Dennehy is still in contact with them.
“Between Facebook and Instagram, it’s really cool to be able to connect with anybody,” he said. “We can’t really talk that easily because they speak Romanian, and I don’t. Sometimes I’ll take the time to copy and paste stuff into Google Translate. … I’ve had the chance to reconnect with them, and I’m really, really happy because you never know how long you’re going to have.”
No prosthetics, no problem
Dennehy said that over his life, he’s found ways to carry out day-to-day tasks that many might consider routine but create challenges for him.
At age 7, his adoptive parents decided it would be a good idea for Dennehy to learn to play music, he said. All of his siblings were into music.

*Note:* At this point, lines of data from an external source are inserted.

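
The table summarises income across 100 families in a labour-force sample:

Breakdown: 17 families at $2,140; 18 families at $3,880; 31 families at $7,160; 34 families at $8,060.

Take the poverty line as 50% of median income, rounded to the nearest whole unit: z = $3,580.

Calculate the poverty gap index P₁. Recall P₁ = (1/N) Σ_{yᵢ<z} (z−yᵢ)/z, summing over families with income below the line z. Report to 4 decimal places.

0.0684

Below the line: 17×$2,140 (q = 17 of N = 100).
Gap ratios (z−y)/z: (3580−2140)/3580 = 0.4022 (×17).
Σ = 6.837989. Dividing by the full population N = 100 gives P₁ = 0.0684.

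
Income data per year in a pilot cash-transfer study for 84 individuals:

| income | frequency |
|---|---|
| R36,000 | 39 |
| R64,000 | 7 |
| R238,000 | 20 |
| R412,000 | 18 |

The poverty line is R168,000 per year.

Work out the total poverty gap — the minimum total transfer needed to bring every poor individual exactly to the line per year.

Below z: 39×R36,000, 7×R64,000 (q = 46 of N = 84).
Individual gaps: 39×(168000−36000) = 5148000; 7×(168000−64000) = 728000.
Aggregate gap = R5,876,000.

R5,876,000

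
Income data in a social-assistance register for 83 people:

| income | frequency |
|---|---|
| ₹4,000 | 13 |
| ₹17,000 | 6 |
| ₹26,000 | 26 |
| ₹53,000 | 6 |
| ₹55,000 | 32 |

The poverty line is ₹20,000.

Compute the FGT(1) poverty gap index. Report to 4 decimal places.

Below the line: 13×₹4,000, 6×₹17,000 (q = 19 of N = 83).
Relative gaps: (20000−4000)/20000 = 0.8000 (×13); (20000−17000)/20000 = 0.1500 (×6).
Sum of shortfalls = 11.300000; P₁ averages over all N: 11.300000 / 83 = 0.1361.

0.1361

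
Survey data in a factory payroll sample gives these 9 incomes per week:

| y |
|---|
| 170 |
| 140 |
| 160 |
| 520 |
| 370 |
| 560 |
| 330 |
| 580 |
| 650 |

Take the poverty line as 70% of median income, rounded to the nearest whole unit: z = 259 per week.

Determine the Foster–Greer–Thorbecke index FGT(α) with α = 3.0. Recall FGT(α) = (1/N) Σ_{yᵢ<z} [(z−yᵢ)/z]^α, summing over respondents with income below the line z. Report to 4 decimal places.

0.0215

Below z: 140, 160, 170 (q = 3 of N = 9).
Relative gaps: (259−140)/259 = 0.4595; (259−160)/259 = 0.3822; (259−170)/259 = 0.3436.
Raised to α = 3.0: 0.09699; 0.05585; 0.04058.
Sum = 0.193417; FGT(3.0) = 0.193417 / 9 = 0.0215.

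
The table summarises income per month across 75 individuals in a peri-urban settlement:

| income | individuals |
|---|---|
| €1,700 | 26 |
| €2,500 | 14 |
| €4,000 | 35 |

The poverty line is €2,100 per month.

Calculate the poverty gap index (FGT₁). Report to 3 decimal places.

Below the line: 26×€1,700 (q = 26 of N = 75).
Gap ratios (z−y)/z: (2100−1700)/2100 = 0.1905 (×26).
Σ = 4.952381. Dividing by the full population N = 75 gives P₁ = 0.066.

0.066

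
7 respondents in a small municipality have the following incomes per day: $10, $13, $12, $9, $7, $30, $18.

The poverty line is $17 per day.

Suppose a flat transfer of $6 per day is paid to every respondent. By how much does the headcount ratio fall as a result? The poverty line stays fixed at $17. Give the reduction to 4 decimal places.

Before: below the line — $7, $9, $10, $12, $13; headcount ratio = 0.714286.
After the $6 transfer: below the line — $13, $15, $16; headcount ratio = 0.428571.
Reduction = 0.714286 − 0.428571 = 0.2857.

0.2857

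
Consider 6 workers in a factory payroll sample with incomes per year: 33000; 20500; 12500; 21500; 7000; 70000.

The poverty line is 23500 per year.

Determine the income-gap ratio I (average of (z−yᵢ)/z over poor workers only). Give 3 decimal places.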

It seems ironic that Dennehy would learn to play cello, especially since unlike a guitar with frets or a piano with keys, the cello doesn’t have guideposts to help one navigate how to play different notes, he said.
“It’s interesting because learning to play a cello is kind of like growing up without arms because there’s not really a guide,” Dennehy said. “Like a guitar, there [are] frets. On a piano, there [are] keys. You can know what note it is by what fret it is or what key it is. But cello, you’re going based off your own ear, your own knowledge of it or your own conscience.”
Dennehy tours the country at events such as Purple Project’s Night of Hope, sharing his story and his love for music. He said he thinks his message was well-received.
“We all have so many struggles in our lives,” he said. “We all get to that point where sometimes it just feel like it’s too much. We don’t feel like we can get through. Those moments matter the most.”